Thursday, September 6, 2007


When was the last time you had one of those "light bulb" moments? You know, like a cartoon character that suddenly gets a brilliant idea and a light bulb appears over his head. Or like the famous legend about the ancient Greek Archimedes.

He'd been asked by the king to find out whether his crown was pure gold without destroying it. Getting ready to step into his bath, as Archimedes put his foot in the water, he noticed how the water rose as his foot went in. That's when insight struck. He saw that all he had to do was submerge the crown in water to determine its density.

He got so excited that he shouted "Eureka!" – which means "I have found it!" --and ran out into the street, forgetting he wasn't wearing his toga. Well, ever since then, people have noticed these special moments when insight suddenly strikes.
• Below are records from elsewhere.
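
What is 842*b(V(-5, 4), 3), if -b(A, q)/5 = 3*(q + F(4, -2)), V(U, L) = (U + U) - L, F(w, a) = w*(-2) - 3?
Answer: 101040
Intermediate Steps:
F(w, a) = -3 - 2*w (F(w, a) = -2*w - 3 = -3 - 2*w)
V(U, L) = -L + 2*U (V(U, L) = 2*U - L = -L + 2*U)
b(A, q) = 165 - 15*q (b(A, q) = -15*(q + (-3 - 2*4)) = -15*(q + (-3 - 8)) = -15*(q - 11) = -15*(-11 + q) = -5*(-33 + 3*q) = 165 - 15*q)
842*b(V(-5, 4), 3) = 842*(165 - 15*3) = 842*(165 - 45) = 842*120 = 101040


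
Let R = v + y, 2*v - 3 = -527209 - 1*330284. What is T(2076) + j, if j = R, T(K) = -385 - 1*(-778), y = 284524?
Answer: -143828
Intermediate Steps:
v = -428745 (v = 3/2 + (-527209 - 1*330284)/2 = 3/2 + (-527209 - 330284)/2 = 3/2 + (1/2)*(-857493) = 3/2 - 857493/2 = -428745)
T(K) = 393 (T(K) = -385 + 778 = 393)
R = -144221 (R = -428745 + 284524 = -144221)
j = -144221
T(2076) + j = 393 - 144221 = -143828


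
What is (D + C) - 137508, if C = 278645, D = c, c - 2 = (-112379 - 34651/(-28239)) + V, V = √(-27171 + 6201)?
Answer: 812188291/28239 + 3*I*√2330 ≈ 28761.0 + 144.81*I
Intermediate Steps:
V = 3*I*√2330 (V = √(-20970) = 3*I*√2330 ≈ 144.81*I)
c = -3173379452/28239 + 3*I*√2330 (c = 2 + ((-112379 - 34651/(-28239)) + 3*I*√2330) = 2 + ((-112379 - 34651*(-1/28239)) + 3*I*√2330) = 2 + ((-112379 + 34651/28239) + 3*I*√2330) = 2 + (-3173435930/28239 + 3*I*√2330) = -3173379452/28239 + 3*I*√2330 ≈ -1.1238e+5 + 144.81*I)
D = -3173379452/28239 + 3*I*√2330 ≈ -1.1238e+5 + 144.81*I
(D + C) - 137508 = ((-3173379452/28239 + 3*I*√2330) + 278645) - 137508 = (4695276703/28239 + 3*I*√2330) - 137508 = 812188291/28239 + 3*I*√2330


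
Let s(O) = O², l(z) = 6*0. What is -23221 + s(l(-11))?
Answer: -23221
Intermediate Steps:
l(z) = 0
-23221 + s(l(-11)) = -23221 + 0² = -23221 + 0 = -23221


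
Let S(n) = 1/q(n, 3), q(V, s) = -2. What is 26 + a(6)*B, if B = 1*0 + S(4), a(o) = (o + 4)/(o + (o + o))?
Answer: 463/18 ≈ 25.722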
The challenge lies in knowing why these moments happen and what can be done to encourage them.

From scientific research on the brain, it seems that our usual logical thinking approach is handled by the left side of the brain. But those sudden insights appear to come from the right side of the brain. And when those aha moments come, your brain does literally "light up" – there is a burst of high-frequency brain waves. It seems that the right temporal lobe of the brain is used for drawing together distantly related information, so when it all comes together, it's like all the pieces of a puzzle suddenly falling into place, and you've got your "light bulb" moment.

So how can you encourage these sparks of insight? The most important thing seems to be not to think about it! Using the left-brain logic sometimes just doesn't help us solve problems. You can literally "think" too much. Instead, try doing something else, put your attention elsewhere. Take a walk, talk to a friend, do a chore. Maybe even take a bath, like Archimedes. Just be sure to put on your "toga" when insight strikes!